Результатом таких размышлений стала статья «О суеверии», опубликованная в 1903 году в «Новом пути» взыскательным Брюсовым. Он внёс в статью некоторые поправки и сокращения, о чём Флоренский позже очень печалился, считая, что они изменили сам дух статьи. Но важно то, что статья была напечатана в журнале символистов, стремившихся за явным прозреть неявное, сделать искусство философией, а философию искусством, что было очень близко Флоренскому.
В этой статье двадцатилетнего юноши уже угадывается будущий Флоренский с его особым стилем и образом мыслей, с его широтой и глубиной постижения вопроса, с его интертекстосферой, где уживаются представители разных эпох, стран, областей знаний и деятельности. Цитаты в тексте не нагромождаются друг на друга, не вытесняют и не затемняют друг друга, а напротив, высвечивают каждое суждение с неожиданной стороны. В статье Флоренского уютно Спинозе и Паскалю, Гёте и Гофману, Соловьёву и Трубецкому, Лермонтову, Тассо и Андерсену. При этом сам Флоренский выглядит не книгочеем, который только реферирует и компилирует, он творец, создающий статью с идеальными пропорциями знания и мысли.

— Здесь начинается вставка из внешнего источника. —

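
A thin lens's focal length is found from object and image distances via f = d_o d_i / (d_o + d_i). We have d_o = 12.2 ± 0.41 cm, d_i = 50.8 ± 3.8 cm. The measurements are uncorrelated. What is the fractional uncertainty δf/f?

∂f/∂d_o = (d_i/(d_o+d_i))² = 0.650;  ∂f/∂d_i = (d_o/(d_o+d_i))² = 0.0375
δf = √((∂f/∂d_o · δd_o)² + (∂f/∂d_i · δd_i)²) = √(0.0711 + 0.0203) = 0.302 cm
f = 9.84 cm, so δf/f = 0.302/9.84 = 0.0307.

0.0307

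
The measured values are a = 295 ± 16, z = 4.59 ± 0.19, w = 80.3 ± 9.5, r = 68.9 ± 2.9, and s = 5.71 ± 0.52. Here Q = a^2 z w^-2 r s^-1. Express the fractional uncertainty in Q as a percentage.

28.2%

Q is a product of powers, so relative uncertainties combine in quadrature:
  (2·δa/a)² = (2×0.0542)² = 0.0118;  (1·δz/z)² = (1×0.0414)² = 0.00171;  (-2·δw/w)² = (-2×0.118)² = 0.0560;  (1·δr/r)² = (1×0.0421)² = 0.00177;  (-1·δs/s)² = (-1×0.0911)² = 0.00829
δQ/Q = √(0.0795) = 0.282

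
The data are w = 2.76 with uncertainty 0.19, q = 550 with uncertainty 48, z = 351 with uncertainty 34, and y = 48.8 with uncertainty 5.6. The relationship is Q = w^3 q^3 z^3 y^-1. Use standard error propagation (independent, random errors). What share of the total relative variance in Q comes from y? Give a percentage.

6.31%

(δQ/Q)² = (3·δw/w)² + (3·δq/q)² + (3·δz/z)² + (-1·δy/y)²
  w term: (3×0.0688)² = 0.0427
  q term: (3×0.0873)² = 0.0685
  z term: (3×0.0969)² = 0.0844
  y term: (-1×0.115)² = 0.0132
Total = 0.209. Share from y = 0.0132/0.209 = 0.0631.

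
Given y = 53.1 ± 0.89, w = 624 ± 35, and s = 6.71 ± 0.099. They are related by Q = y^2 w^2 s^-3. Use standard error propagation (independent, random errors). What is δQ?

4.55e+05

For a monomial Q ∝ y^2, w^2, s^-3, fractional errors add in quadrature:
  (2·δy/y)² = (2×0.0168)² = 0.00112;  (2·δw/w)² = (2×0.0561)² = 0.0126;  (-3·δs/s)² = (-3×0.0148)² = 0.00196
δQ/Q = √(0.0157) = 0.125
Q = 3.63e+06, so δQ = 0.125 × 3.63e+06 = 4.55e+05.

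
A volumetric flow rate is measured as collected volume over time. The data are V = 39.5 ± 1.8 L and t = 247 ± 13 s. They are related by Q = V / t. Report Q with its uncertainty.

Products/powers → add relative errors in quadrature, weighted by exponent:
  (1·δV/V)² = (1×0.0456)² = 0.00208;  (-1·δt/t)² = (-1×0.0526)² = 0.00277
δQ/Q = √(0.00485) = 0.0696
Q = 0.160 L/s, so δQ = 0.0696 × 0.160 = 0.0111 L/s.

0.160 ± 0.0111 L/s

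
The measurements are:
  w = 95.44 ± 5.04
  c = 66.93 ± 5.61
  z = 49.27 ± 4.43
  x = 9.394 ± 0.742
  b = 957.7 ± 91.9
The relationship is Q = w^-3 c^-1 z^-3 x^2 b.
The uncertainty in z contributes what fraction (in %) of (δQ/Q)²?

52.3%

(δQ/Q)² = (-3·δw/w)² + (-1·δc/c)² + (-3·δz/z)² + (2·δx/x)² + (1·δb/b)²
  w term: (-3×0.0528)² = 0.0251
  c term: (-1×0.0838)² = 0.00703
  z term: (-3×0.0899)² = 0.0728
  x term: (2×0.0790)² = 0.0250
  b term: (1×0.0960)² = 0.00921
Total = 0.139. Share from z = 0.0728/0.139 = 0.523.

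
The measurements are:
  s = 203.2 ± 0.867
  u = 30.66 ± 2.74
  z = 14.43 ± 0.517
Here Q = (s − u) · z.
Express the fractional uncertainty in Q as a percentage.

Let w = s − u = 172.5. δw = √(δs² + δu²) = √(0.752 + 7.51) = 2.87, so δw/w = 0.0167.
Q is then a monomial in w, z:
δQ/Q = √((δw/w)² + (1·δz/z)²) = √(0.000277 + 0.00128) = 0.0395

3.95%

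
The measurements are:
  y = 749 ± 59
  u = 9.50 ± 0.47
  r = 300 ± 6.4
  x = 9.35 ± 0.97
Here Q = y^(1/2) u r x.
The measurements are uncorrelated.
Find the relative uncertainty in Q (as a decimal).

0.123

Q is a product of powers, so relative uncertainties combine in quadrature:
  (½·δy/y)² = (0.5×0.0788)² = 0.00155;  (1·δu/u)² = (1×0.0495)² = 0.00245;  (1·δr/r)² = (1×0.0213)² = 0.000455;  (1·δx/x)² = (1×0.104)² = 0.0108
δQ/Q = √(0.0152) = 0.123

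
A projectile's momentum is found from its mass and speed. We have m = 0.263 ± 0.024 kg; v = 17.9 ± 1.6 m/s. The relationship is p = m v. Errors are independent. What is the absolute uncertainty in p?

0.601 kg·m/s

Since p is a product/quotient, work with relative uncertainties:
  (1·δm/m)² = (1×0.0913)² = 0.00833;  (1·δv/v)² = (1×0.0894)² = 0.00799
δp/p = √(0.0163) = 0.128
p = 4.71 kg·m/s, so δp = 0.128 × 4.71 = 0.601 kg·m/s.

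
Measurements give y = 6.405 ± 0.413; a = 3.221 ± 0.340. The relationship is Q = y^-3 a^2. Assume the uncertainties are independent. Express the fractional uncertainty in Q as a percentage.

Each factor contributes (exponent × relative error)² to (δQ/Q)²:
  (-3·δy/y)² = (-3×0.0645)² = 0.0374;  (2·δa/a)² = (2×0.106)² = 0.0446
δQ/Q = √(0.0820) = 0.286

28.6%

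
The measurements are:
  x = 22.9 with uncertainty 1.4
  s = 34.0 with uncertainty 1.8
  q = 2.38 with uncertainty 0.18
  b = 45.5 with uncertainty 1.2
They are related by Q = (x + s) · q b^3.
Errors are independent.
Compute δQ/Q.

Let u = x + s = 56.9. δu = √(δx² + δs²) = √(1.96 + 3.24) = 2.28, so δu/u = 0.0401.
Q is then a monomial in u, q, b:
δQ/Q = √((δu/u)² + (1·δq/q)² + (3·δb/b)²) = √(0.00161 + 0.00572 + 0.00626) = 0.117

0.117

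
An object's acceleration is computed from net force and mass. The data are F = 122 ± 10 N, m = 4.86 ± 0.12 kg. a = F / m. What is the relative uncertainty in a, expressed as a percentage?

8.56%

Relative error in a monomial: (δa/a)² = Σ (nᵢ · δxᵢ/xᵢ)².
  (1·δF/F)² = (1×0.0820)² = 0.00672;  (-1·δm/m)² = (-1×0.0247)² = 0.000610
δa/a = √(0.00733) = 0.0856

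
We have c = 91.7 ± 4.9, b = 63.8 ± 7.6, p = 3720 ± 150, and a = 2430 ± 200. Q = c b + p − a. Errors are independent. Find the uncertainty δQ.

Let w = c·b = 5850. δw/w = √((1·δc/c)² + (1·δb/b)²) = √(0.00286 + 0.0142) = 0.131, so δw = 764.
Q = w + p − a: δQ = √(δw² + δp² + δa²) = √(5.83e+05 + 22500 + 40000) = 804

804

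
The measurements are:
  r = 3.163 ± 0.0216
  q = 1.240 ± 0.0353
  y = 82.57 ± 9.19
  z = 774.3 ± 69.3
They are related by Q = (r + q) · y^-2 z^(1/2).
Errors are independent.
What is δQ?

Let u = r + q = 4.403. δu = √(δr² + δq²) = √(0.000467 + 0.00125) = 0.0414, so δu/u = 0.00940.
Q is then a monomial in u, y, z:
δQ/Q = √((δu/u)² + (-2·δy/y)² + (½·δz/z)²) = √(8.83e-05 + 0.0496 + 0.00200) = 0.227
Q = 0.01797, so δQ = 0.227 × 0.01797 = 0.00408.

0.00408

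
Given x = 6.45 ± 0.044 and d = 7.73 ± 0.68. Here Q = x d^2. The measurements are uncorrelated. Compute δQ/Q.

Q is a product of powers, so relative uncertainties combine in quadrature:
  (1·δx/x)² = (1×0.00682)² = 4.65e-05;  (2·δd/d)² = (2×0.0880)² = 0.0310
δQ/Q = √(0.0310) = 0.176

0.176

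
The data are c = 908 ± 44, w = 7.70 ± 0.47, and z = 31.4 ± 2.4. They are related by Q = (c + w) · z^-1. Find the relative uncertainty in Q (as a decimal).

Let u = c + w = 916. δu = √(δc² + δw²) = √(1940 + 0.221) = 44.0, so δu/u = 0.0481.
Q is then a monomial in u, z:
δQ/Q = √((δu/u)² + (-1·δz/z)²) = √(0.00231 + 0.00584) = 0.0903

0.0903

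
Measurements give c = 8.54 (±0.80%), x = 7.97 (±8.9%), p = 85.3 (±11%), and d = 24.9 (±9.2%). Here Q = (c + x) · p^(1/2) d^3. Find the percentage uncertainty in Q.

28.5%

Let u = c + x = 16.5. δu = √(δc² + δx²) = √(0.00467 + 0.503) = 0.713, so δu/u = 0.0432.
Q is then a monomial in u, p, d:
δQ/Q = √((δu/u)² + (½·δp/p)² + (3·δd/d)²) = √(0.00186 + 0.00302 + 0.0762) = 0.285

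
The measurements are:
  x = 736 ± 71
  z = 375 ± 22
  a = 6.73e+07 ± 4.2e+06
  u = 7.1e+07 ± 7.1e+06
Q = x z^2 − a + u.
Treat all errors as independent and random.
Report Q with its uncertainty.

(1.07 ± 0.178) × 10^8

Let p = x·z^2 = 1.04e+08. δp/p = √((1·δx/x)² + (2·δz/z)²) = √(0.00931 + 0.0138) = 0.152, so δp = 1.57e+07.
Q = p − a + u: δQ = √(δp² + δa² + δu²) = √(2.47e+14 + 1.76e+13 + 5.04e+13) = 1.78e+07
Q = 1.07e+08.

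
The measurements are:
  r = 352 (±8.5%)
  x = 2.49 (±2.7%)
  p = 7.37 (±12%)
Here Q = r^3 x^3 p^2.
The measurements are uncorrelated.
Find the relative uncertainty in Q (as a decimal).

Q is a product of powers, so relative uncertainties combine in quadrature:
  (3·δr/r)² = (3×0.0850)² = 0.0650;  (3·δx/x)² = (3×0.0270)² = 0.00656;  (2·δp/p)² = (2×0.120)² = 0.0576
δQ/Q = √(0.129) = 0.359

0.359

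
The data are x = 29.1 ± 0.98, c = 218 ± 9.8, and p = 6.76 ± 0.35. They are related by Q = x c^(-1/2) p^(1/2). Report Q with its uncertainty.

5.12 ± 0.246

Each factor contributes (exponent × relative error)² to (δQ/Q)²:
  (1·δx/x)² = (1×0.0337)² = 0.00113;  (−½·δc/c)² = (-0.5×0.0450)² = 0.000505;  (½·δp/p)² = (0.5×0.0518)² = 0.000670
δQ/Q = √(0.00231) = 0.0481
Q = 5.12, so δQ = 0.0481 × 5.12 = 0.246.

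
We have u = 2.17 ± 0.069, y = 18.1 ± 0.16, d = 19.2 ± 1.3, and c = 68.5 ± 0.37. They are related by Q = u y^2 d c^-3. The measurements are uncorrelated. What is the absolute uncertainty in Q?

Each factor contributes (exponent × relative error)² to (δQ/Q)²:
  (1·δu/u)² = (1×0.0318)² = 0.00101;  (2·δy/y)² = (2×0.00884)² = 0.000313;  (1·δd/d)² = (1×0.0677)² = 0.00458;  (-3·δc/c)² = (-3×0.00540)² = 0.000263
δQ/Q = √(0.00617) = 0.0786
Q = 0.0425, so δQ = 0.0786 × 0.0425 = 0.00334.

0.00334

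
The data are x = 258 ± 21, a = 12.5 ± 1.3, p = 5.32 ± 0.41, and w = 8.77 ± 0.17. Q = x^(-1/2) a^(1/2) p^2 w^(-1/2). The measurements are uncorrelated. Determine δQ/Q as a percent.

Each factor contributes (exponent × relative error)² to (δQ/Q)²:
  (−½·δx/x)² = (-0.5×0.0814)² = 0.00166;  (½·δa/a)² = (0.5×0.104)² = 0.00270;  (2·δp/p)² = (2×0.0771)² = 0.0238;  (−½·δw/w)² = (-0.5×0.0194)² = 9.39e-05
δQ/Q = √(0.0282) = 0.168

16.8%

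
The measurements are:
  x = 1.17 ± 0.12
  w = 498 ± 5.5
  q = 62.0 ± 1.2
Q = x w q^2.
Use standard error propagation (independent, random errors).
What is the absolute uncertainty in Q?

Relative error in a monomial: (δQ/Q)² = Σ (nᵢ · δxᵢ/xᵢ)².
  (1·δx/x)² = (1×0.103)² = 0.0105;  (1·δw/w)² = (1×0.0110)² = 0.000122;  (2·δq/q)² = (2×0.0194)² = 0.00150
δQ/Q = √(0.0121) = 0.110
Q = 2.24e+06, so δQ = 0.110 × 2.24e+06 = 2.47e+05.

2.47e+05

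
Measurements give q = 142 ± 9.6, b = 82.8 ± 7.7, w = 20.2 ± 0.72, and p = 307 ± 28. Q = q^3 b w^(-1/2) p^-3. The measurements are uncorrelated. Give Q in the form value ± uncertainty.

1.82 ± 0.644

Since Q is a product/quotient, work with relative uncertainties:
  (3·δq/q)² = (3×0.0676)² = 0.0411;  (1·δb/b)² = (1×0.0930)² = 0.00865;  (−½·δw/w)² = (-0.5×0.0356)² = 0.000318;  (-3·δp/p)² = (-3×0.0912)² = 0.0749
δQ/Q = √(0.125) = 0.354
Q = 1.82, so δQ = 0.354 × 1.82 = 0.644.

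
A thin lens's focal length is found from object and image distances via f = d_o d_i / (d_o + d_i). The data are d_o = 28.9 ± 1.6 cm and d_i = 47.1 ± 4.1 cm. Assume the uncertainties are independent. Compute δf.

0.854 cm

∂f/∂d_o = (d_i/(d_o+d_i))² = 0.384;  ∂f/∂d_i = (d_o/(d_o+d_i))² = 0.145
δf = √((∂f/∂d_o · δd_o)² + (∂f/∂d_i · δd_i)²) = √(0.378 + 0.351) = 0.854 cm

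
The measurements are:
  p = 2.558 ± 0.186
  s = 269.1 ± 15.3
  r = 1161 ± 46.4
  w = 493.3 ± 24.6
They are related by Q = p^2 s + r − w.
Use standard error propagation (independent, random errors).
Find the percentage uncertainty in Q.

Let h = p^2·s = 1761. δh/h = √((2·δp/p)² + (1·δs/s)²) = √(0.0211 + 0.00323) = 0.156, so δh = 275.
Q = h + r − w: δQ = √(δh² + δr² + δw²) = √(75600 + 2150 + 605) = 280
Q = 2429, so δQ/Q = 280/2429 = 0.115.

11.5%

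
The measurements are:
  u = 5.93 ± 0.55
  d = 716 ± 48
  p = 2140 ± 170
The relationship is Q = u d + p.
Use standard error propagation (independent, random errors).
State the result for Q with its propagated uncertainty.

Let w = u·d = 4250. δw/w = √((1·δu/u)² + (1·δd/d)²) = √(0.00860 + 0.00449) = 0.114, so δw = 486.
Q = w + p: δQ = √(δw² + δp²) = √(2.36e+05 + 28900) = 515
Q = 6390.

6390 ± 515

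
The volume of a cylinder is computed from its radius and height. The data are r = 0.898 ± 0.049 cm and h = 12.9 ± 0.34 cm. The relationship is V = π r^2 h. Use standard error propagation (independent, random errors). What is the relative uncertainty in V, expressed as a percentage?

11.2%

Relative error in a monomial: (δV/V)² = Σ (nᵢ · δxᵢ/xᵢ)².
  (2·δr/r)² = (2×0.0546)² = 0.0119;  (1·δh/h)² = (1×0.0264)² = 0.000695
δV/V = √(0.0126) = 0.112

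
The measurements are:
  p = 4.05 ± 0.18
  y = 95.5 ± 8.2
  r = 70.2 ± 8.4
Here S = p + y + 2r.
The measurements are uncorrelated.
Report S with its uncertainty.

240 ± 18.7

Each term contributes (cᵢ δxᵢ)² to (δS)²:
  (δp)² = 0.0324;  (δy)² = 67.2;  (2·δr)² = 282
δS = √(350) = 18.7
S = 240.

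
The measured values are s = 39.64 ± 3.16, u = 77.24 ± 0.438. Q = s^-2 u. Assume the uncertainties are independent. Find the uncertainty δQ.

For a monomial Q ∝ s^-2, u, fractional errors add in quadrature:
  (-2·δs/s)² = (-2×0.0797)² = 0.0254;  (1·δu/u)² = (1×0.00567)² = 3.22e-05
δQ/Q = √(0.0255) = 0.160
Q = 0.04916, so δQ = 0.160 × 0.04916 = 0.00784.

0.00784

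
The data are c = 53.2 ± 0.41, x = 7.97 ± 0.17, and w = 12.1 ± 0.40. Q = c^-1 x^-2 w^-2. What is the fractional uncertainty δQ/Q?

0.0791

Products/powers → add relative errors in quadrature, weighted by exponent:
  (-1·δc/c)² = (-1×0.00771)² = 5.94e-05;  (-2·δx/x)² = (-2×0.0213)² = 0.00182;  (-2·δw/w)² = (-2×0.0331)² = 0.00437
δQ/Q = √(0.00625) = 0.0791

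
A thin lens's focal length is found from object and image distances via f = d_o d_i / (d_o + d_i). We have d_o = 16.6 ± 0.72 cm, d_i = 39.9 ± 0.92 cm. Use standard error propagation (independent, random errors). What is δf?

0.368 cm

∂f/∂d_o = (d_i/(d_o+d_i))² = 0.499;  ∂f/∂d_i = (d_o/(d_o+d_i))² = 0.0863
δf = √((∂f/∂d_o · δd_o)² + (∂f/∂d_i · δd_i)²) = √(0.129 + 0.00631) = 0.368 cm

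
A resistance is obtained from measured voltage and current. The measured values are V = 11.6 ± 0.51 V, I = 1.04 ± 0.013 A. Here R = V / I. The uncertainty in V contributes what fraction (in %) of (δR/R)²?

92.5%

(δR/R)² = (1·δV/V)² + (-1·δI/I)²
  V term: (1×0.0440)² = 0.00193
  I term: (-1×0.0125)² = 0.000156
Total = 0.00209. Share from V = 0.00193/0.00209 = 0.925.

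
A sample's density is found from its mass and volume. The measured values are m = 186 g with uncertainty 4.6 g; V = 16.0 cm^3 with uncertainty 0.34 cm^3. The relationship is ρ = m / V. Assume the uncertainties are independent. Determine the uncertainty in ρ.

ρ is a product of powers, so relative uncertainties combine in quadrature:
  (1·δm/m)² = (1×0.0247)² = 0.000612;  (-1·δV/V)² = (-1×0.0213)² = 0.000452
δρ/ρ = √(0.00106) = 0.0326
ρ = 11.6 g/cm^3, so δρ = 0.0326 × 11.6 = 0.379 g/cm^3.

0.379 g/cm^3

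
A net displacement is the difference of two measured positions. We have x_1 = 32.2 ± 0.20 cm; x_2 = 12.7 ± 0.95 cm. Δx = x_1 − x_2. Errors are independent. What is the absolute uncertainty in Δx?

0.971 cm

For a sum/difference, combine absolute errors in quadrature:
  (δx_1)² = 0.0400;  (δx_2)² = 0.902
δΔx = √(0.943) = 0.971 cm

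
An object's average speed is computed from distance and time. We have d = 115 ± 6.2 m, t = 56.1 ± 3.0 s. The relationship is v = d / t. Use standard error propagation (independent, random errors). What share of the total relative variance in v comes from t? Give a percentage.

(δv/v)² = (1·δd/d)² + (-1·δt/t)²
  d term: (1×0.0539)² = 0.00291
  t term: (-1×0.0535)² = 0.00286
Total = 0.00577. Share from t = 0.00286/0.00577 = 0.496.

49.6%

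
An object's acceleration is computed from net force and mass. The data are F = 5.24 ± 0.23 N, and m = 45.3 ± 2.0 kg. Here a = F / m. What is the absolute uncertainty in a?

0.00720 m/s^2

Products/powers → add relative errors in quadrature, weighted by exponent:
  (1·δF/F)² = (1×0.0439)² = 0.00193;  (-1·δm/m)² = (-1×0.0442)² = 0.00195
δa/a = √(0.00388) = 0.0623
a = 0.116 m/s^2, so δa = 0.0623 × 0.116 = 0.00720 m/s^2.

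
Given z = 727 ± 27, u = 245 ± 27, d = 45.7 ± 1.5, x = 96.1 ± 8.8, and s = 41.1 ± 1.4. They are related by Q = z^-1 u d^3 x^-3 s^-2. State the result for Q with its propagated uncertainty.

(2.15 ± 0.690) × 10^-5

Relative error in a monomial: (δQ/Q)² = Σ (nᵢ · δxᵢ/xᵢ)².
  (-1·δz/z)² = (-1×0.0371)² = 0.00138;  (1·δu/u)² = (1×0.110)² = 0.0121;  (3·δd/d)² = (3×0.0328)² = 0.00970;  (-3·δx/x)² = (-3×0.0916)² = 0.0755;  (-2·δs/s)² = (-2×0.0341)² = 0.00464
δQ/Q = √(0.103) = 0.321
Q = 2.15e-05, so δQ = 0.321 × 2.15e-05 = 6.9e-06.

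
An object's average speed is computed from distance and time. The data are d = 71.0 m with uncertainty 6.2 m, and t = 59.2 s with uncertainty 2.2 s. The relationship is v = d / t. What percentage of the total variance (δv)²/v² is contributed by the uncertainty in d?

84.7%

(δv/v)² = (1·δd/d)² + (-1·δt/t)²
  d term: (1×0.0873)² = 0.00763
  t term: (-1×0.0372)² = 0.00138
Total = 0.00901. Share from d = 0.00763/0.00901 = 0.847.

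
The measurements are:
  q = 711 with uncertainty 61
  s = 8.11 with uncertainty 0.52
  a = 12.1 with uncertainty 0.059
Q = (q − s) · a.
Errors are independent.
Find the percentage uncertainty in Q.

8.69%

Let u = q − s = 703. δu = √(δq² + δs²) = √(3720 + 0.270) = 61.0, so δu/u = 0.0868.
Q is then a monomial in u, a:
δQ/Q = √((δu/u)² + (1·δa/a)²) = √(0.00753 + 2.38e-05) = 0.0869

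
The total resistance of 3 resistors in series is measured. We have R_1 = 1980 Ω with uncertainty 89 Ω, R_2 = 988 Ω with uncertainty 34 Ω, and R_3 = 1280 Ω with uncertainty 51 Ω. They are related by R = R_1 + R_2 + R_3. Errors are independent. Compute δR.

108 Ω

Each term contributes (cᵢ δxᵢ)² to (δR)²:
  (δR_1)² = 7920;  (δR_2)² = 1160;  (δR_3)² = 2600
δR = √(11700) = 108 Ω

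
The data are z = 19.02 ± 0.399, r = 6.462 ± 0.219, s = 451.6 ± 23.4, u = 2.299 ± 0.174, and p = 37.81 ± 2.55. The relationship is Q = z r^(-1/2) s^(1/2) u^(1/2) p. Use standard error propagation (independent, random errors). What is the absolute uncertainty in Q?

For a monomial Q ∝ z, r^(-1/2), s^(1/2), u^(1/2), p, fractional errors add in quadrature:
  (1·δz/z)² = (1×0.0210)² = 0.000440;  (−½·δr/r)² = (-0.5×0.0339)² = 0.000287;  (½·δs/s)² = (0.5×0.0518)² = 0.000671;  (½·δu/u)² = (0.5×0.0757)² = 0.00143;  (1·δp/p)² = (1×0.0674)² = 0.00455
δQ/Q = √(0.00738) = 0.0859
Q = 9115, so δQ = 0.0859 × 9115 = 783.

783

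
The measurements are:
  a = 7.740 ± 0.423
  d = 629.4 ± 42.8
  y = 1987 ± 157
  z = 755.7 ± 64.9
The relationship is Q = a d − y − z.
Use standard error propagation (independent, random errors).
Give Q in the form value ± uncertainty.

2129 ± 458

Let p = a·d = 4872. δp/p = √((1·δa/a)² + (1·δd/d)²) = √(0.00299 + 0.00462) = 0.0872, so δp = 425.
Q = p − y − z: δQ = √(δp² + δy² + δz²) = √(1.81e+05 + 24600 + 4210) = 458
Q = 2129.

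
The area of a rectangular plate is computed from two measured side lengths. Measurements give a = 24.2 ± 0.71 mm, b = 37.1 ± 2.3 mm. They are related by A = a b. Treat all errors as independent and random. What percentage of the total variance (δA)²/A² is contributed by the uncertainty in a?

(δA/A)² = (1·δa/a)² + (1·δb/b)²
  a term: (1×0.0293)² = 0.000861
  b term: (1×0.0620)² = 0.00384
Total = 0.00470. Share from a = 0.000861/0.00470 = 0.183.

18.3%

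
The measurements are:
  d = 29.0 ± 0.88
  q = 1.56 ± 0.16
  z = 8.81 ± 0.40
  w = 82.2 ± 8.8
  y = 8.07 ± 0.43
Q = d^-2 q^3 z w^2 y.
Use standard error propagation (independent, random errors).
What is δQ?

837

Each factor contributes (exponent × relative error)² to (δQ/Q)²:
  (-2·δd/d)² = (-2×0.0303)² = 0.00368;  (3·δq/q)² = (3×0.103)² = 0.0947;  (1·δz/z)² = (1×0.0454)² = 0.00206;  (2·δw/w)² = (2×0.107)² = 0.0458;  (1·δy/y)² = (1×0.0533)² = 0.00284
δQ/Q = √(0.149) = 0.386
Q = 2170, so δQ = 0.386 × 2170 = 837.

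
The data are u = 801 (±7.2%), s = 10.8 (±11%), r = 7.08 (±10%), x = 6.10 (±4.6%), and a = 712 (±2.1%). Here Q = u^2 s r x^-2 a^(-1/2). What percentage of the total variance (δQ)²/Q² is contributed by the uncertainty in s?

(δQ/Q)² = (2·δu/u)² + (1·δs/s)² + (1·δr/r)² + (-2·δx/x)² + (−½·δa/a)²
  u term: (2×0.0720)² = 0.0207
  s term: (1×0.110)² = 0.0121
  r term: (1×0.100)² = 0.0100
  x term: (-2×0.0460)² = 0.00846
  a term: (-0.5×0.0210)² = 0.000110
Total = 0.0514. Share from s = 0.0121/0.0514 = 0.235.

23.5%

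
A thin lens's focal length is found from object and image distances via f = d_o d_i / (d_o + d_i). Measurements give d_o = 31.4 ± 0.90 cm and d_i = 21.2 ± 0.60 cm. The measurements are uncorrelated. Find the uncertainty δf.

0.259 cm

∂f/∂d_o = (d_i/(d_o+d_i))² = 0.162;  ∂f/∂d_i = (d_o/(d_o+d_i))² = 0.356
δf = √((∂f/∂d_o · δd_o)² + (∂f/∂d_i · δd_i)²) = √(0.0214 + 0.0457) = 0.259 cm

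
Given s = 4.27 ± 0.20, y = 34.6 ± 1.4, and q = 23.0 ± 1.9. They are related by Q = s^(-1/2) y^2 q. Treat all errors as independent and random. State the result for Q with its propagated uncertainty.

13300 ± 1570

Each factor contributes (exponent × relative error)² to (δQ/Q)²:
  (−½·δs/s)² = (-0.5×0.0468)² = 0.000548;  (2·δy/y)² = (2×0.0405)² = 0.00655;  (1·δq/q)² = (1×0.0826)² = 0.00682
δQ/Q = √(0.0139) = 0.118
Q = 13300, so δQ = 0.118 × 13300 = 1570.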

Одновременно работа «О суеверии» может высветить многие заблуждения, существующие относительно Флоренского. Все те, кто привык читать по диагонали, «партитурно», кто привык вырывать слова из контекста, не вникая в авторское их понимание, не осознавая цели употребления и не отслеживая общего развития замысла, — тот ахнет: как же, дескать, будущий православный священник использует понятия «суеверие», «оккультизм» и «мистика».
Вчитаемся в статью. Флоренский утверждает, что существует три способа восприятия явлений.
Выводя определение «суеверия», Флоренский обстоятельно сравнивает несколько трактовок, очищает смысл слова от заблуждений, неточностей, обыденного, бытового содержания. В итоге суеверие, по Флоренскому, это «восприятие вещи по преимуществу со стороны недолжной, если мы усматриваем в ней непосредственно (мистически) или посредственно (рассуждением) злую силу». Областью знаний, исследующей суеверие, является оккультизм, подобно тому, как областью знаний, изучающей религиозное, является богословие. Оккультизм превращается в нечто негативное только тогда, когда начинает преподносить недолжное суеверное как должное, когда начинает его проповедовать. Мистика, в свою очередь, это та сфера, куда не может проникнуть научное сознание. Но необъяснимость ещё не свидетельствует о нереальности. И религиозное, и суеверное мистичны, но оттого знак равенства между ними не возникает. Принципиально, что для Флоренского религиозное и суеверное оказываются на противоположных мистических полюсах. Это подтверждается в том числе тем, что в план собрания сочинений, составленный философом в 1919 году, статья была включена с уточнённым названием — «О суеверии и чуде». Чудо и суеверие борются за человеческую душу, и Флоренский непоколебимо остаётся на Божественной стороне.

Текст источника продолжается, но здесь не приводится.